The researches find that the Children with Down’s syndrome have a 150-fold increased risk of myeloid leukaemia, and while some of the genetic causes of this have been previously established, this is the first study to identify a wide range of mutations and how they functionally interact to lead to leukaemia. The study is publish today in the journal Cancer Cell.
Risk of myeloid leukaemia
Already knew that 30% of babies born with Down’s syndrome have acquired a change in a gene call GATA1 in their blood cells. This is not an inherited genetic change, but one that occurs and will remain only in the baby’s blood cells;” says study author Professor Paresh Vyas; from the MRC Weatherall Institute of Molecular Medicine at the Radcliffe Department of Medicine, University of Oxford.
“The abnormality in the GATA1 gene be detect by a simple blood test at birth. Babies with an alter GATA1 gene have a predisposition to develop leukaemia; and we often refer to this as ‘myeloid preleukaemia’.’ Of the 30% of children with Down’s syndrome who are find to have ‘myeloid preleukaemia’, only 10% of those will go on to develop myeloid leukaemia (3% of all children with Down’s syndrome). Until now, it is not understand why only some children with the GATA1 mutation are progressing to full leukaemia; while others are not.
Simple blood test
‘90% of babies with Down’s syndrome do not go on to develop preleukaemia. But until now; we did not fully understand why some babies did develop leukaemia;’ says Vyas, who is also a group leader at the MRC Molecular Haematology Unit. ‘To answer this question; we carefully characterised the mutations in genes required for leukaemia to develop.

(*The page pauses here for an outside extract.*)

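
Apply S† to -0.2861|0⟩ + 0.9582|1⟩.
-0.2861|0⟩ - 0.9582i|1⟩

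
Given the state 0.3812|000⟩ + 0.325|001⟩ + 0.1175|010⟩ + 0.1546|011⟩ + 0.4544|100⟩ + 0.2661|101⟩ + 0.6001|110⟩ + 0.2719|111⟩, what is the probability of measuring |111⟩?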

They found that additional genetic changes are require in the altered GATA1 blood cells; and these additional changes transform the preleukaemic blood cells into leukaemic blood cells.’ In total; 43 different alter genes are find. The discovery of which specific genetic changes are require for leukaemia to develop has practical implications.
The preleukaemic blood cells
While children with Down’s syndrome are currently tested at birth for the GATA1 mutation, it may now become possible in the future to test for the additional mutations too. ‘This would mean that we could identify the 10% of children who will develop leukaemia more quickly and easily; and importantly reassure 90% of families whose children will not develop leukaemia,’ says Vyas.
‘The identification of these genetic changes may also mean we can develop and test new treatments specifically targeting the genetic changes we now know are required by the leukaemia and so develop more targeted treatments with less side effects. ‘Current treatments for Down’s syndrome children with leukaemia are already highly successful, and off the back of this research, another possible drug treatment has come to light.